2 "Karşılaşma"

8.4K 390 47
                                    



🕊️

"FİGAR-2.Bölüm" Sunar...

Gökyüzü yine ihtişamlı bir mücevher gibi parlıyor. Bugün gökyüzü daha bir güzel sanki. Mavili bir kapağın üstünden beyaz tozlar, bulutlar. Bulutlar sanki masallardan çıkmış gibi farklı suretlere bürünüyor. Şuan da iki kulağı ve iki dişi olan tavşan görüyorum. Yüzümde bunu fark etmiş olmanın tebessümüyle. Hemen üstünde ki bulutta sinirli bir çehre görüyorum. Hayır, bunu görmek hoşuma gitmedi, yüzümü buruşturuyorum.


Yüzümü yavaş yavaş karşı kaldırımdaki direğin oraya indirdim. Bir çocuk düşmüş olacak ki bir elini dizindeki yaraya bastırıyor diğer elini de direğe yaslamış tutuyordu. Yüzünde acının getirdiği gözyaşlarıyla çaresizce annesini bekliyor. Annesi endişenin izlerini taşıyan yüz ifadesiyle hızlı bir şekilde çocuğun yanına diz çökerek oturuyordu.

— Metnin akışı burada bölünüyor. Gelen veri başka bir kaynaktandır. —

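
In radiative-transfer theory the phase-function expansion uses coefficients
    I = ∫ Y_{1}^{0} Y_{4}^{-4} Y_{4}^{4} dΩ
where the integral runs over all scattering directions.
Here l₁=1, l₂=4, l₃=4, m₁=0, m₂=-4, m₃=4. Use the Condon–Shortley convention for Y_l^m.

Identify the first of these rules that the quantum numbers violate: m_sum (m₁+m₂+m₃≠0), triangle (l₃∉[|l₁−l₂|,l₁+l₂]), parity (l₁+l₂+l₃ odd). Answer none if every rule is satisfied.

parity

azimuthal sum: 0 − 4 + 4 = 0  ✓
3 ≤ 4 ≤ 5 (triangle on l)  ✓
L = 1 + 4 + 4 = 9 (odd)  ✗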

Bir çocuğun en çok ihtiyaç duyduğu şey anne değil midir? Onu sarıp sarmalayacak ve dizindeki yarayı öpecek bir anne. Çocuk düştüğü zaman sanki acının gitmesi o kadar önemli değilmiş gibi ilk önce gözleriyle annesini aramış olması, annenin gerçek önemini anlatıyor işte.

Kaldırımdaki anne ve çocuğu izlerken bir anda karşıma çıkan gri arabaya çevirdim bakışlarımı.

"Berfin, hadi atla."

Ceren arabanın yolcu koltuğunda babasının yanında oturmuş bana acele etmemi söylerken hızlı bir şekilde arka kapıyı açtım.

Arka koltukta oturan arkadaşlarıma günaydın dedikten sonra sessizliğe kucak açmıştık. Umarım bugün okulda iyi vakit geçirirdik.

Okula ilk başladığım zamanlar kapalı olduğum için fazlasıyla dışlanıyor ve kimse benimle arkadaş olmayı ve konuşmayı kabul etmiyordu. Erkekler en ufak şey de benimle dalga geçiyordu. Bunu bir hocam ile görüştüğümde yapacak bir şey olmadığını beni başka bir sınıfa alabileceğini söylemişti. En azından bunun daha iyi bir karar olduğunu düşünerek kabul etmiştim. Gittiğim sınıfta ise kızlarla tanışmış ve çok yakın arkadaş olmuştuk. Belki en baştan o sınıfa gitseydim kendimi daha iyi hissedecektim. Ama buna da şükür ki, sınıftan ayrılmayı kabul etmiştim.

Şimdi ise Yıldırım Koleji öğrencileriyle bir sorun yaşamamayı umut ediyordum. Orda fazlasıyla kibirli ve zengin öğrenci olması fazla konuşuluyordu. Bu da ister istemez insanı geriyordu.

Geldiğimizi söyleyen Ceren'in babası Sadık amcaya teşekkür ettikten sonra arabadan indik. Kızlar ile yan yana okul giriş kısmındaki tabelaya baktık.

"ÖZEL YILDIRIM KOLEJİ"

İstemsizce derin bir nefes çektim. Belki de boşuna kendimi geriyordum ama bir yandan da haklı olduğumu biliyordum. Kapalı olduğum için okulumuzun bizimle dalga geçmesi eskisi gibi fazla olmasa da ilk zamanlar ağır hakaret ediyorlardı.

'Neden kapalısın? Yeterince güzel değil misin?'

Gibi saçma sorular fazlasıyla sinirlerimizi bozuyordu.

Kafamızda ki düşüncelerimizi bir kenara atarak hızlı adımlar okulun giriş kapısından içeri girdik. Tören olduğu için dizilen iki okulda gürültülü bir şekilde konuşuyordu. Kendi okulumuza gidip sınıfımızın en arka sırasına geçtikten sonra konuşmayı dinlemeye başladık.